Residential construction will be slower to pick up, but the recovery was starting by February 2012. As the economy recovers, people are marrying, forming families and leaving relatives' homes. Government programs designed to help people refinance were starting to reduce the backlog of houses on the market. There is growing demand for housing, and some of those people will want newly built homes.

It's much harder to get a mortgage now than before the bubble burst. So construction of new rental units – apartment buildings and town homes – is expected to pick up first. Remodeling is also picking up, as some people decide to fix up what they have rather than buy a new home.

Construction of new single-family homes took the biggest hit in the recession. Starts of new single-family homes dropped about 75 percent from 2005 to 2011 [source: Melman]. But housing starts were up in January 2012 almost 10 percent over a year earlier, according to the U.S. Census Bureau. The number of foreclosed homes on the market and the shadow inventory are declining.
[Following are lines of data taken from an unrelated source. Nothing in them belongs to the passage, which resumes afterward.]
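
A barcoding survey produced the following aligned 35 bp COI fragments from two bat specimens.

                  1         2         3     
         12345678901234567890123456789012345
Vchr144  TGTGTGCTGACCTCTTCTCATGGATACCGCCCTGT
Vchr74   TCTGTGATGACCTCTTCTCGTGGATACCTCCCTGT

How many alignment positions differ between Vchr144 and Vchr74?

The sequences differ at positions 2 (G/C), 7 (C/A), 20 (A/G), 29 (G/T).
That gives 4 mismatches out of 35 aligned sites, so the Hamming distance is 4.

4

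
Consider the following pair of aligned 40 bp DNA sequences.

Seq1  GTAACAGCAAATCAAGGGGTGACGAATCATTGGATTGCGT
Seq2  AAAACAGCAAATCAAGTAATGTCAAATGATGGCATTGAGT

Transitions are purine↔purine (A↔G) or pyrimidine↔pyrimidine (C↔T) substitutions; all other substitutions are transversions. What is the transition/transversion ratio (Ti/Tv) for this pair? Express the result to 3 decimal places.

0.571

Mismatches occur at site 1 (G/A, transition), site 2 (T/A, transversion), site 17 (G/T, transversion), site 18 (G/A, transition), site 19 (G/A, transition), site 22 (A/T, transversion), site 24 (G/A, transition), site 28 (C/G, transversion), site 31 (T/G, transversion), site 33 (G/C, transversion), site 38 (C/A, transversion).
Of the 11 differences, 4 transitions and 7 transversions, so Ti/Tv = 4/7 = 0.571.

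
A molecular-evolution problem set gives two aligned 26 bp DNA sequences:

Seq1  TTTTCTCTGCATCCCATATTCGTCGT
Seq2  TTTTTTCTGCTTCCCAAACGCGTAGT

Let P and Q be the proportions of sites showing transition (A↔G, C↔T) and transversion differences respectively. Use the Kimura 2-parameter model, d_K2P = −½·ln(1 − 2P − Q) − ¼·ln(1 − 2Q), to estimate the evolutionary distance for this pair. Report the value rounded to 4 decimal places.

0.2758

Mismatches occur at site 5 (C→T, transition), site 11 (A→T, transversion), site 17 (T→A, transversion), site 19 (T→C, transition), site 20 (T→G, transversion), site 24 (C→A, transversion).
Of the 6 differences, 2 transitions and 4 transversions over 26 sites: P = 2/26 = 0.076923, Q = 4/26 = 0.153846.
d = −0.5·ln(0.692308) − 0.25·ln(0.692308) = −0.5·(-0.367724) − 0.25·(-0.367724) = 0.2758.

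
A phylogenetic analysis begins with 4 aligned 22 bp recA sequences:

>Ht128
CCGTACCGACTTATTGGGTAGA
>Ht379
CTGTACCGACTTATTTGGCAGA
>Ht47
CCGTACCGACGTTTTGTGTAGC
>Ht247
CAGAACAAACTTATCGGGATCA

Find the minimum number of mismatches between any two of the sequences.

3

Pairwise Hamming distances:
  Ht128 vs Ht379: 3
  Ht128 vs Ht47: 4
  Ht128 vs Ht247: 8
  Ht379 vs Ht47: 7
  Ht379 vs Ht247: 9
  Ht47 vs Ht247: 12
The smallest is 3, between Ht128 and Ht379.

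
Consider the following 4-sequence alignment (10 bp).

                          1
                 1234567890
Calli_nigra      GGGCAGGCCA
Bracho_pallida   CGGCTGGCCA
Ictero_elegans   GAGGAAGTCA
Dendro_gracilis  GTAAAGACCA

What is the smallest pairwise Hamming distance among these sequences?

Pairwise Hamming distances:
  Calli_nigra vs Bracho_pallida: 2
  Calli_nigra vs Ictero_elegans: 4
  Calli_nigra vs Dendro_gracilis: 4
  Bracho_pallida vs Ictero_elegans: 6
  Bracho_pallida vs Dendro_gracilis: 6
  Ictero_elegans vs Dendro_gracilis: 6
The smallest is 2, between Calli_nigra and Bracho_pallida.

2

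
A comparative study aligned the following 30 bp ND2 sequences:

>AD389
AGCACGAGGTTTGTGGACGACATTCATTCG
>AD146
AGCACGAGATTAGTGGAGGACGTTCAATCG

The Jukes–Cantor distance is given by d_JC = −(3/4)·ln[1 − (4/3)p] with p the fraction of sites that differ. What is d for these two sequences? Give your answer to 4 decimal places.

Mismatches occur at site 9 (G→A), site 12 (T→A), site 18 (C→G), site 22 (A→G), site 27 (T→A).
p = 5/30 = 0.166667.
d = −0.75 · ln(1 − (4/3)·0.166667) = −0.75 · ln(0.777777) = −0.75 · (-0.251315) = 0.1885.

0.1885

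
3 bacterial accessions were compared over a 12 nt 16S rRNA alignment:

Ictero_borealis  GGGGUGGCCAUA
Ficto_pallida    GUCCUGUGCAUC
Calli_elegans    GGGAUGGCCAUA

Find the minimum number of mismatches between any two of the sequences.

1

Pairwise Hamming distances:
  Ictero_borealis vs Ficto_pallida: 6
  Ictero_borealis vs Calli_elegans: 1
  Ficto_pallida vs Calli_elegans: 6
The smallest is 1, between Ictero_borealis and Calli_elegans.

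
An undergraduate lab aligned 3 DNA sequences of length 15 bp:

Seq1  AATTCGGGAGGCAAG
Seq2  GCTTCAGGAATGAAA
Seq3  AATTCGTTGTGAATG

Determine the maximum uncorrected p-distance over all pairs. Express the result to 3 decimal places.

Pairwise Hamming distances:
  Seq1 vs Seq2: 7
  Seq1 vs Seq3: 6
  Seq2 vs Seq3: 11
The largest is 11 mismatches, between Seq2 and Seq3; p = 11/15 = 0.733.

0.733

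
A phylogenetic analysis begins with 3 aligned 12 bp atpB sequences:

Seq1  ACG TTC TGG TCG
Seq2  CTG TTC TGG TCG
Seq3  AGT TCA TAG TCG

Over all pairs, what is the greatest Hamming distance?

6

Pairwise Hamming distances:
  Seq1 vs Seq2: 2
  Seq1 vs Seq3: 5
  Seq2 vs Seq3: 6
The largest is 6, between Seq2 and Seq3.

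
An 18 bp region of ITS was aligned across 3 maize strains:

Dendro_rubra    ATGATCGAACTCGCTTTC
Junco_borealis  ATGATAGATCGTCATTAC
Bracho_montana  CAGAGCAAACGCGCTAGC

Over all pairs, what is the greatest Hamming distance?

11

Pairwise Hamming distances:
  Dendro_rubra vs Junco_borealis: 7
  Dendro_rubra vs Bracho_montana: 7
  Junco_borealis vs Bracho_montana: 11
The largest is 11, between Junco_borealis and Bracho_montana.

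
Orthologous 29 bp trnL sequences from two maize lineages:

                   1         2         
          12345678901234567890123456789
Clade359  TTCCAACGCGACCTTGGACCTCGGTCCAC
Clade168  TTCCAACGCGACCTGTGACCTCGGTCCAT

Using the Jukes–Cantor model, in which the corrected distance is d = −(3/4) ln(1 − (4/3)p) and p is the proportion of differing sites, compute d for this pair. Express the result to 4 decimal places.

0.1113

Mismatches occur at site 15 (T/G), site 16 (G/T), site 29 (C/T).
p = 3/29 = 0.103448.
d = −0.75 · ln(1 − (4/3)·0.103448) = −0.75 · ln(0.862069) = −0.75 · (-0.148420) = 0.1113.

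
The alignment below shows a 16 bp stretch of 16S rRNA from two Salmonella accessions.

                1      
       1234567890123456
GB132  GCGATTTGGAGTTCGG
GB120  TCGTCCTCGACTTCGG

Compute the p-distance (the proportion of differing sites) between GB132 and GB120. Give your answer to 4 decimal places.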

As the economy strengthens, there will be new jobs. This cycle of the economy may be slow, but there are good signs that recovery is beginning. With it should come increased confidence, with banks more willing to make construction loans and mortgages. Increases in 2012 are expected to be modest, but the home building industry expects good news in 2013 and beyond.

Author's Note

I started researching this article thinking that the answer might well be "yes, new construction is becoming extinct." Everywhere I go, I see houses for sale, and I know people who are underwater in their mortgages and just waiting until they can put their houses on the market. Obviously, there will be new construction eventually, but the prospects didn't seem good for a long, long time.

One of the first things I learned was how tied construction -- especially home construction -- is to social patterns. The recession prevented conventional household formations and sent some families to live with relatives. That trend inhibited the demand for houses, whether they were previously owned or new.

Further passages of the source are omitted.